- by Arthur Touchot 

Enamelling, the art of applying colourful vitreous enamel paste to the surface of metal and firing it, is one of the many techniques watchmakers use to decorate a timepiece. Some say the craft has been part of horological tradition from the very beginning, as watchmakers quickly understood that is was easier to sell a watch that, in addition to being an accurate timekeeper, was a also a beautiful object in its own right.

Lot 183 - Enamel miniature "La Liseuse sur la Rive Boisée", after Jean-Baptiste-Camille Corot by L. Pellarin-Leroy on an extremely attractive and unique yellow gold openface Patek Philippe pocket watch.
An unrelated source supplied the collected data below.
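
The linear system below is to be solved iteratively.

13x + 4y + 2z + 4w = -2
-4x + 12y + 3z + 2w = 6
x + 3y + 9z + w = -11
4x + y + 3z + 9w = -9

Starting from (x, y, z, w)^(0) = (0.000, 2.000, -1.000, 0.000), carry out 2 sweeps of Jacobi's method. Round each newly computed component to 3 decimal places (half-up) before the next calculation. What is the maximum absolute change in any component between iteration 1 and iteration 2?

0.795

Iteration 1:
  x = (-2 - (4)·2.000 - (2)·-1.000 - (4)·0.000) / (13) = -0.615
  y = (6 - (-4)·0.000 - (3)·-1.000 - (2)·0.000) / (12) = 0.750
  z = (-11 - (1)·0.000 - (3)·2.000 - (1)·0.000) / (9) = -1.889
  w = (-9 - (4)·0.000 - (1)·2.000 - (3)·-1.000) / (9) = -0.889
Iteration 2:
  x = (-2 - (4)·0.750 - (2)·-1.889 - (4)·-0.889) / (13) = 0.180
  y = (6 - (-4)·-0.615 - (3)·-1.889 - (2)·-0.889) / (12) = 0.915
  z = (-11 - (1)·-0.615 - (3)·0.750 - (1)·-0.889) / (9) = -1.305
  w = (-9 - (4)·-0.615 - (1)·0.750 - (3)·-1.889) / (9) = -0.180
Change: (0.795, 0.165, 0.584, 0.709) → max |·| = 0.795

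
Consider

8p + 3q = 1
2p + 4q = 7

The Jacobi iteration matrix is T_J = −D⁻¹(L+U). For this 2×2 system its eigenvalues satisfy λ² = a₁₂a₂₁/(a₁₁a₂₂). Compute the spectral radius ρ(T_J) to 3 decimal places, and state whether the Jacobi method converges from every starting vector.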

Several techniques emerged during the 17th and 18th century, the most popular in watchmaking being:

- Minuature painting: vitrous enamel is painted directly onto the metal, as the shown in the examples below. 

A highly rare and attractive enamel, diamond and sapphire-set openface Audemars Piguet pocket watch a hunting scene, by NI.GI. Barna, lot 226

Lot 226 - From a a highly rare and attractive enamel, diamond and sapphire-set openface Audemars Piguet pocket watch with "hunting scene" by NI.GI. Barna

A most probably unique, attractive and very well-preserved yellow gold enamel openface Baume & Mercier pocket watch with portrtait by Luce Chappaz, lot 180

Lot 180 - Portrtait by Luce Chappaz on most probably unique, attractive and very well-preserved yellow gold enamel openface Baume & Mercier pocket watch 

- Cloisonné enamelling: fine wires are fused onto the metal’s surface to create separate cavities which are filled with the enamel paste, fired, and hand-finished.

Lot 184 - From a highly rare and attractive polychrome cloisonné enamel Patek Philippe dome clock displaying Ptolemy and Copernicus (above) with original certificate and presentation box

- Champlevé enamel: cavities are created by removing metal, usually by the hand of a skilled engraver, in order to hold the paste. Similarly it enamel is then fired and the surface is sanded by hand.

Lot 225 - A unique Patek Philippe pocket watch reference 982/129 with paillonné enamel dial

- Paillonné enamel: A "paillon" (a piece of foil) is placed between two layers of enamel in order to create an interesting shimmering effect. 

Enamelled timepieces typically depict scenes of Greek mythology, renowned works of arts, world maps and cityscapes, as well as famous portraits, and occasionally, a commissioned portrait of the future owner of the watch.

Lot 223 of The Geneva Watch Auction X - A rare pink gold Patek Philippe world time reference 5131R with cloisonné enamel dial

While pocket watches previously presented large canvases, the development and then increasing popularity of wristwatches presented a new challenge for enamelers: much smaller spaces required a more delicate hand and a finer touch, and as a result, watchmakers have become less reliant on this this type of decoration, and enamelled pieces have become increasingly scarce. 

Lot 223 - Close-up of the enamel dial

Enamelling is today a rare metier d’Art, which is taught and preserved by extremely skilled craftsmen within special departments inside watch manufacturers. In 2017, Senior Consultant Aurel Bacs awarded the GPHG Special Jury to Suzanne Rohr and Anita Porchet for their contribution to the art of enameling, and we continue to pay tribute to this incredible skill which deserves protecting, through our selection of superlative enamelled watches and pocket watches.